Na legislação baiana, direitos para os afrodescendentes estão organizados em seção específica

Publicado sábado, 17 de setembro de 2022 às 05:00 h | Autor: Cleidiana Ramos*
Sodré foi o interlocutor entre os segmentos
Sodré foi o interlocutor entre os segmentos -

Após 21 anos de ditadura militar foi necessária uma nova Constituição para o Brasil de forma a garantir direitos e evitar, como possível, a vigência de uma estrutura de estado violenta contra o povo brasileiro. A Constituição Federal de 1988 é considerada, mesmo com algumas críticas, a mais avançada que se conseguiu fazer no país, inclusive reconhecendo a necessidade de combater o racismo. Na constituição brasileira foram estabelecidos diversos direitos para a população negra, mas de uma forma difusa e distribuídos por seções diferentes. Já a Constituição da Bahia, promulgada em 5 de outubro de 1989 foi mais além, com a seção denominada “Do Negro”. A cerimônia de promulgação da constituição baiana ocorreu em 5 de outubro de 1989, um ano após a solenidade de oficialização da federal.   

"Diferente dos procedimentos passados — porque entendemos que a Constituição não deva ser, como, de resto, qualquer lei, um pacto das oligarquias ou o conluio entre as classes dominantes —, buscamos fazer a nova Constituição de baixo para cima, com a participação efetiva dos diversos segmentos da sociedade civil. Foi assim que o presidente da Assembleia Legislativa Constituinte, deputado Coriolano Sales, resumiu ontem, em seu discurso no final da solenidade de promulgação da nova Constituição do estado, a diferença marcante entre aquela Carta e as constituições que a antecederam”. (A TARDE, 6/10/1989, p.10). 

Um ano antes, os movimentos negros, que não podiam se manifestar de forma direta sobre a questão racial durante a ditadura militar, fizeram uma extensa campanha denunciando o quanto de esvaziada das ações concretas teve a abolição da escravidão. “A campanha se chamava 100 anos Sem Abolição e reuniu vários dos grupos de luta, como o Movimento Negro Unificado (MNU)”, conta Samuel Vida, ogã de Xangô do Terreiro do Cobre, professor da Universidade Federal da Bahia (Ufba) e coordenador do Programa Direitos e Relações Raciais, que funciona na universidade.
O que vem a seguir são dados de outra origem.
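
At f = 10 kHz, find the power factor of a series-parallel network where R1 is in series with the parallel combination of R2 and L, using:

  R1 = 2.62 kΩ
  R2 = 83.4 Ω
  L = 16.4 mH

Step 1 — Angular frequency: ω = 2π·f = 2π·1e+04 = 6.283e+04 rad/s.
Step 2 — Component impedances:
  R1: Z = R = 2620 Ω
  R2: Z = R = 83.4 Ω
  L: Z = jωL = j·6.283e+04·0.0164 = 0 + j1030 Ω
Step 3 — Parallel branch: R2 || L = 1/(1/R2 + 1/L) = 82.86 + j6.706 Ω.
Step 4 — Series with R1: Z_total = R1 + (R2 || L) = 2703 + j6.706 Ω = 2703∠0.1° Ω.
Step 5 — Power factor: PF = cos(φ) = Re(Z)/|Z| = 2703/2703 = 1.
Step 6 — Type: Im(Z) = 6.706 ⇒ lagging (phase φ = 0.1°).

PF = 1 (lagging, φ = 0.1°)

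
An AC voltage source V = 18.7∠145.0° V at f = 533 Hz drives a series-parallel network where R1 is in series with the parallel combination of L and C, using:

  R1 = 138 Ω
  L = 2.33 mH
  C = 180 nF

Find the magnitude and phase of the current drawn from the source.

Step 1 — Angular frequency: ω = 2π·f = 2π·533 = 3349 rad/s.
Step 2 — Component impedances:
  R1: Z = R = 138 Ω
  L: Z = jωL = j·3349·0.00233 = 0 + j7.803 Ω
  C: Z = 1/(jωC) = -j/(ω·C) = 0 - j1659 Ω
Step 3 — Parallel branch: L || C = 1/(1/L + 1/C) = 0 + j7.84 Ω.
Step 4 — Series with R1: Z_total = R1 + (L || C) = 138 + j7.84 Ω = 138.2∠3.3° Ω.
Step 5 — Source phasor: V = 18.7∠145.0° V = -15.32 + j10.73 V.
Step 6 — Ohm's law: I = V / Z_total = (-15.32 + j10.73) / (138 + j7.84) = -0.1062 + j0.08376 A.
Step 7 — Convert to polar: |I| = 0.1353 A, ∠I = 141.7°.

I = 0.1353∠141.7° A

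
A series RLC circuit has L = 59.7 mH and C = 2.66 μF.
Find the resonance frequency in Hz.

Step 1 — Resonance condition Im(Z)=0 gives ω₀ = 1/√(LC).
Step 2 — ω₀ = 1/√(0.0597·2.66e-06) = 2509 rad/s.
Step 3 — f₀ = ω₀/(2π) = 399.4 Hz.

f₀ = 399.4 Hz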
Doutorando em Direito pela Universidade de Brasília (UnB), Samuel Vida está pesquisando os avanços da constituição baiana quando comparada a outras legislações a partir do protagonismo da sociedade civil negra organizada em diversos movimentos. “É o que pode ser conceituado como constitucionalismo negro, ou seja, uma série de mobilizações de pessoas negras para ser reconhecidas como cidadãs do estado e mobilizadas nos mais variados grupos que nem sempre são caracterizados como movimentos de mobilização política, mas o são. Estão nesses grupos os blocos afro, os terreiros de candomblé, dentre outros.  Esses movimentos atuam há 250 anos nessas articulações mais nítidas”, aponta Samuel Vida. 
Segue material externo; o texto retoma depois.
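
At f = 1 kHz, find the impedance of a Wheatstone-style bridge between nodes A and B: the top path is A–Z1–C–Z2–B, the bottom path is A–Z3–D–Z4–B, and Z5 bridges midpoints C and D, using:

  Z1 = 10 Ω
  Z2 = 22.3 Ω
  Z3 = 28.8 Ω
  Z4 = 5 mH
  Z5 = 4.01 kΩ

Step 1 — Angular frequency: ω = 2π·f = 2π·1000 = 6283 rad/s.
Step 2 — Component impedances:
  Z1: Z = R = 10 Ω
  Z2: Z = R = 22.3 Ω
  Z3: Z = R = 28.8 Ω
  Z4: Z = jωL = j·6283·0.005 = 0 + j31.42 Ω
  Z5: Z = R = 4010 Ω
Step 3 — Bridge requires nodal analysis (the Z5 bridge couples midpoints C and D, so the two paths cannot be reduced to a simple series/parallel combination). Setting node B to ground and injecting 1 A at node A, the 3-node admittance system at A, C, D solves to V_A = Z_AB = 18.8 + j6.97 Ω = 20.05∠20.3° Ω.

Z = 18.8 + j6.97 Ω = 20.05∠20.3° Ω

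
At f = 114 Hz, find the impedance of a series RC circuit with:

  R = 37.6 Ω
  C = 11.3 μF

Step 1 — Angular frequency: ω = 2π·f = 2π·114 = 716.3 rad/s.
Step 2 — Component impedances:
  R: Z = R = 37.6 Ω
  C: Z = 1/(jωC) = -j/(ω·C) = 0 - j123.5 Ω
Step 3 — Series combination: Z_total = R + C = 37.6 - j123.5 Ω = 129.1∠-73.1° Ω.

Z = 37.6 - j123.5 Ω = 129.1∠-73.1° Ω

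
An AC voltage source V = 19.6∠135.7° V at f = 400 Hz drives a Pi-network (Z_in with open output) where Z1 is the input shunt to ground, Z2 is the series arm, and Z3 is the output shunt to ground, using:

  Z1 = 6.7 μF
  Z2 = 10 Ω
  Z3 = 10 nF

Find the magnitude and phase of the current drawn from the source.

Step 1 — Angular frequency: ω = 2π·f = 2π·400 = 2513 rad/s.
Step 2 — Component impedances:
  Z1: Z = 1/(jωC) = -j/(ω·C) = 0 - j59.39 Ω
  Z2: Z = R = 10 Ω
  Z3: Z = 1/(jωC) = -j/(ω·C) = 0 - j3.979e+04 Ω
Step 3 — With open output, the series arm Z2 and the output shunt Z3 appear in series to ground: Z2 + Z3 = 10 - j3.979e+04 Ω.
Step 4 — Parallel with input shunt Z1: Z_in = Z1 || (Z2 + Z3) = 2.221e-05 - j59.3 Ω = 59.3∠-90.0° Ω.
Step 5 — Source phasor: V = 19.6∠135.7° V = -14.03 + j13.69 V.
Step 6 — Ohm's law: I = V / Z_total = (-14.03 + j13.69) / (2.221e-05 - j59.3) = -0.2309 - j0.2366 A.
Step 7 — Convert to polar: |I| = 0.3305 A, ∠I = -134.3°.

I = 0.3305∠-134.3° A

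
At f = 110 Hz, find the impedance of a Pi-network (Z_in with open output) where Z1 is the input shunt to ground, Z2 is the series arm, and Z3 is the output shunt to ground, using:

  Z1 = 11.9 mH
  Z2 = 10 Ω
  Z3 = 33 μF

Step 1 — Angular frequency: ω = 2π·f = 2π·110 = 691.2 rad/s.
Step 2 — Component impedances:
  Z1: Z = jωL = j·691.2·0.0119 = 0 + j8.225 Ω
  Z2: Z = R = 10 Ω
  Z3: Z = 1/(jωC) = -j/(ω·C) = 0 - j43.84 Ω
Step 3 — With open output, the series arm Z2 and the output shunt Z3 appear in series to ground: Z2 + Z3 = 10 - j43.84 Ω.
Step 4 — Parallel with input shunt Z1: Z_in = Z1 || (Z2 + Z3) = 0.4942 + j9.985 Ω = 9.997∠87.2° Ω.

Z = 0.4942 + j9.985 Ω = 9.997∠87.2° Ω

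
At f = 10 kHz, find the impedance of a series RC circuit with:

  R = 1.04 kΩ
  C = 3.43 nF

Step 1 — Angular frequency: ω = 2π·f = 2π·1e+04 = 6.283e+04 rad/s.
Step 2 — Component impedances:
  R: Z = R = 1040 Ω
  C: Z = 1/(jωC) = -j/(ω·C) = 0 - j4640 Ω
Step 3 — Series combination: Z_total = R + C = 1040 - j4640 Ω = 4755∠-77.4° Ω.

Z = 1040 - j4640 Ω = 4755∠-77.4° Ω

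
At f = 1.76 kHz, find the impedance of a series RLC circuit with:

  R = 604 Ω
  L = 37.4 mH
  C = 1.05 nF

Step 1 — Angular frequency: ω = 2π·f = 2π·1760 = 1.106e+04 rad/s.
Step 2 — Component impedances:
  R: Z = R = 604 Ω
  L: Z = jωL = j·1.106e+04·0.0374 = 0 + j413.6 Ω
  C: Z = 1/(jωC) = -j/(ω·C) = 0 - j8.612e+04 Ω
Step 3 — Series combination: Z_total = R + L + C = 604 - j8.571e+04 Ω = 8.571e+04∠-89.6° Ω.

Z = 604 - j8.571e+04 Ω = 8.571e+04∠-89.6° Ω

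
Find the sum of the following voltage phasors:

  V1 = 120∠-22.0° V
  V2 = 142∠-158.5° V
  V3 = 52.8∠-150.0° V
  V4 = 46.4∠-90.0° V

Step 1 — Convert each phasor to rectangular form:
  V1 = 120·(cos(-22.0°) + j·sin(-22.0°)) = 111.3 - j44.95 V
  V2 = 142·(cos(-158.5°) + j·sin(-158.5°)) = -132.1 - j52.04 V
  V3 = 52.8·(cos(-150.0°) + j·sin(-150.0°)) = -45.73 - j26.4 V
  V4 = 46.4·(cos(-90.0°) + j·sin(-90.0°)) = 0 - j46.4 V
Step 2 — Sum components: V_total = -66.58 - j169.8 V.
Step 3 — Convert to polar: |V_total| = 182.4 V, ∠V_total = -111.4°.

V_total = 182.4∠-111.4° V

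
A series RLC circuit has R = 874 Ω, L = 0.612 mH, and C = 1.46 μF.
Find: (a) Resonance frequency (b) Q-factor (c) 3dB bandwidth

Step 1 — Resonance condition Im(Z)=0 gives ω₀ = 1/√(LC).
Step 2 — ω₀ = 1/√(0.000612·1.46e-06) = 3.345e+04 rad/s.
Step 3 — f₀ = ω₀/(2π) = 5324 Hz.
Step 4 — Series Q: Q = ω₀L/R = 3.345e+04·0.000612/874 = 0.02343.
Step 5 — 3dB bandwidth: Δω = ω₀/Q = 1.428e+06 rad/s; BW = Δω/(2π) = 2.273e+05 Hz.

(a) f₀ = 5324 Hz  (b) Q = 0.02343  (c) BW = 2.273e+05 Hz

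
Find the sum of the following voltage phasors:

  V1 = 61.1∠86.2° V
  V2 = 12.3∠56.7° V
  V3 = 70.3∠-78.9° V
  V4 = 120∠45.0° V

Step 1 — Convert each phasor to rectangular form:
  V1 = 61.1·(cos(86.2°) + j·sin(86.2°)) = 4.049 + j60.97 V
  V2 = 12.3·(cos(56.7°) + j·sin(56.7°)) = 6.753 + j10.28 V
  V3 = 70.3·(cos(-78.9°) + j·sin(-78.9°)) = 13.53 - j68.98 V
  V4 = 120·(cos(45.0°) + j·sin(45.0°)) = 84.85 + j84.85 V
Step 2 — Sum components: V_total = 109.2 + j87.11 V.
Step 3 — Convert to polar: |V_total| = 139.7 V, ∠V_total = 38.6°.

V_total = 139.7∠38.6° V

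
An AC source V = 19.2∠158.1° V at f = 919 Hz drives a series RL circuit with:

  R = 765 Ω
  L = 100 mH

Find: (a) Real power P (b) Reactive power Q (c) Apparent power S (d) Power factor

Step 1 — Angular frequency: ω = 2π·f = 2π·919 = 5774 rad/s.
Step 2 — Component impedances:
  R: Z = R = 765 Ω
  L: Z = jωL = j·5774·0.1 = 0 + j577.4 Ω
Step 3 — Series combination: Z_total = R + L = 765 + j577.4 Ω = 958.5∠37.0° Ω.
Step 4 — Source phasor: V = 19.2∠158.1° V = -17.81 + j7.161 V.
Step 5 — Current: I = V / Z = -0.01033 + j0.01716 A = 0.02003∠121.1° A.
Step 6 — Complex power: S = V·I* = 0.307 + j0.2317 VA.
Step 7 — Real power: P = Re(S) = 0.307 W.
Step 8 — Reactive power: Q = Im(S) = 0.2317 VAR.
Step 9 — Apparent power: |S| = 0.3846 VA.
Step 10 — Power factor: PF = P/|S| = 0.7982 (lagging).

(a) P = 0.307 W  (b) Q = 0.2317 VAR  (c) S = 0.3846 VA  (d) PF = 0.7982 (lagging)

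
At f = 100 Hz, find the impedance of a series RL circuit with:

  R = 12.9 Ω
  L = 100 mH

Step 1 — Angular frequency: ω = 2π·f = 2π·100 = 628.3 rad/s.
Step 2 — Component impedances:
  R: Z = R = 12.9 Ω
  L: Z = jωL = j·628.3·0.1 = 0 + j62.83 Ω
Step 3 — Series combination: Z_total = R + L = 12.9 + j62.83 Ω = 64.14∠78.4° Ω.

Z = 12.9 + j62.83 Ω = 64.14∠78.4° Ω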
Uma das mais conhecidas mobilizações apontadas por Samuel Vida nessa luta para estabelecer cidadania a quem esteve refém da violência brutal que foi o sistema escravocrata é a Revolta de Búzios. Também conhecido como Conjuração Baiana ou Revolta dos Alfaiates, o levante ocorrido em Salvador a partir de 12 de agosto de 1798 não apenas propôs a República Bahiense inspirada nos ideais de fraternidade, igualdade e liberdade, como, diferentemente da Inconfidência Mineira, tinha na pauta a abolição.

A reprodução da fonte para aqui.